Les figures politiques, à travers l’histoire, ont souvent utilisé la race pour renforcer leur popularité et galvaniser leurs bases. Par exemple, les politiques de George H.W. Bush, notamment pendant sa campagne de 1992, ont employé un langage qui évitait les attaques raciales directes mais utilisait des concepts implicites pour cibler certaines communautés, notamment par le biais de la rhétorique sur la criminalité. De même, la réponse de Bill Clinton à des questions raciales, tout en mettant l'accent sur des politiques de "centrisme", a souvent soulevé des critiques pour son manque de soutien direct aux communautés de couleur.
Un autre aspect essentiel du discours politique américain est l’utilisation de la "famille" comme métaphore dans le contexte des débats sur la pauvreté et les politiques sociales. Les politiques de bien-être social, souvent associées à des critiques de la famille noire, sont un excellent exemple de la manière dont les discours raciaux et familiaux sont entrelacés. La "théorie de la famille noire", popularisée par le rapport Moynihan, a été utilisée pour justifier des politiques qui, bien qu'initialement destinées à réduire les inégalités, ont souvent renforcé des stéréotypes raciaux négatifs. Cette utilisation de la famille dans le discours politique a des répercussions profondes, non seulement pour la légitimité des politiques, mais aussi pour la façon dont les groupes raciaux perçoivent leur place dans la société.
Dans le même temps, l'importance des électeurs ethniques a considérablement augmenté. Les Latino-Américains, en particulier, sont devenus une cible de plus en plus cruciale pour les campagnes électorales, non seulement en raison de leur nombre croissant, mais aussi à cause de l'impact économique et culturel de cette communauté. Pourtant, malgré leur poids électoral, leur mobilisation reste fragile, étant donné les disparités existantes en termes de participation électorale et d'accès aux urnes.
Enfin, la question du "crime" et de la "loi et ordre" a été un autre axe majeur dans les stratégies électorales, où la race et l'ethnicité sont souvent exploitées pour façonner la perception du public. La rhétorique sur la criminalité a fréquemment été utilisée pour diaboliser certaines communautés raciales, particulièrement les Afro-Américains et les Latino-Américains. Cette approche a trouvé son apogée dans les politiques de "guerre contre la drogue" des années 1980 et 1990, qui ont contribué à la stigmatisation et à l'incarcération de masse des hommes noirs et latinos. La manière dont la criminalité est abordée dans le discours public n'est pas simplement un problème de sécurité, mais un élément de la façon dont les groupes raciaux et ethniques sont perçus dans la société américaine.
Le débat sur l'immigration, la criminalité et les politiques de bien-être social a donc des implications profondes sur la manière dont les politiques raciales et ethniques façonnent la société américaine.
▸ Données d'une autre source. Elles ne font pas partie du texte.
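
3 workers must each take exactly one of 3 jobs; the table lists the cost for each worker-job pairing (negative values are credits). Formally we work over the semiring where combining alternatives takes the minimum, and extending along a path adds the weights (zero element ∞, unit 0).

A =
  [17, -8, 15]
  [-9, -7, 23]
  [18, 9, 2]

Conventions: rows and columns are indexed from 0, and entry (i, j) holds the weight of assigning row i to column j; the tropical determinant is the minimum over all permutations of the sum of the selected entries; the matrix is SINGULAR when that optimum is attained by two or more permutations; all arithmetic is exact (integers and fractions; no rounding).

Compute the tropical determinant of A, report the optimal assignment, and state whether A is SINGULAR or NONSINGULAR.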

Il est crucial de comprendre que ces discours ne sont pas seulement des outils de manipulation électorale, mais aussi des mécanismes qui participent à la construction d'une identité nationale où la race et l'ethnicité jouent un rôle déterminant dans l'organisation sociale et politique.
Comment Nixon a transformé le ressentiment blanc en stratégie électorale gagnante
Ce que l'équipe de Nixon comprit avec acuité, c’est que le président devait cesser de simplement se positionner « contre », et commencer à mieux communiquer sur ce qu’il avait déjà accompli et ce qu’il poursuivait comme action politique. De là naquit une stratégie hybride : conjuguer les appels symboliques aux minorités avec une consolidation assumée des soutiens blancs ethniques. Ainsi, les conseillers tels que Haldeman poussèrent à des rencontres « symboliques » avec tous types de groupes minoritaires. Il s’agissait moins de convaincre que de donner l’impression d’un dialogue, même quand « nous savons qu’il y a peu à attendre de ce groupe particulier ».
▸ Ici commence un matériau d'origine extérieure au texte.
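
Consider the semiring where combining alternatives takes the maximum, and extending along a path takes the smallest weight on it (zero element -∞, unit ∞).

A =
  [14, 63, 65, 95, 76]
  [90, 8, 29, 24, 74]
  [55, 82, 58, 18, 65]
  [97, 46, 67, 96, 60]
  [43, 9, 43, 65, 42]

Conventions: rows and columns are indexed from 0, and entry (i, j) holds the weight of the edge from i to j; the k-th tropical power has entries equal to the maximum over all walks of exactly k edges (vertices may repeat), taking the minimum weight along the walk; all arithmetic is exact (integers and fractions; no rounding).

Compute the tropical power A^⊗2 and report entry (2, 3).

A^⊗2:
  [95, 65, 67, 95, 65]
  [43, 63, 65, 90, 76]
  [82, 58, 58, 65, 74]
  [96, 67, 67, 96, 76]
  [65, 46, 65, 65, 60]
Key observation: the optimum is the walk 2->4->3, with weight 65 min 65 = 65.
Optimal value attained by: walk 2->4->3.
Answer: (A^⊗2)[2][3] = 65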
Mais derrière l'apparence d’universalité, les minorités véritablement ciblées étaient les « white ethnics » — catholiques, Italo-Américains, Irlandais et Polonais. Nixon devait, selon Haldeman, continuer à cultiver ces électorats, notamment en les incluant dans des moments de visibilité comme les messes catholiques à la Maison Blanche. L’opération visait à fédérer des soutiens dans les bastions urbains comme Philadelphie, le New Jersey, le Connecticut ou New York. L’idée même d’un assistant presse noir n’était acceptée qu’à la condition qu’il y en ait aussi un pour les Mexicains et un autre pour les Italiens, révélant la logique ethnicisée, sinon racialisée, de l’approche.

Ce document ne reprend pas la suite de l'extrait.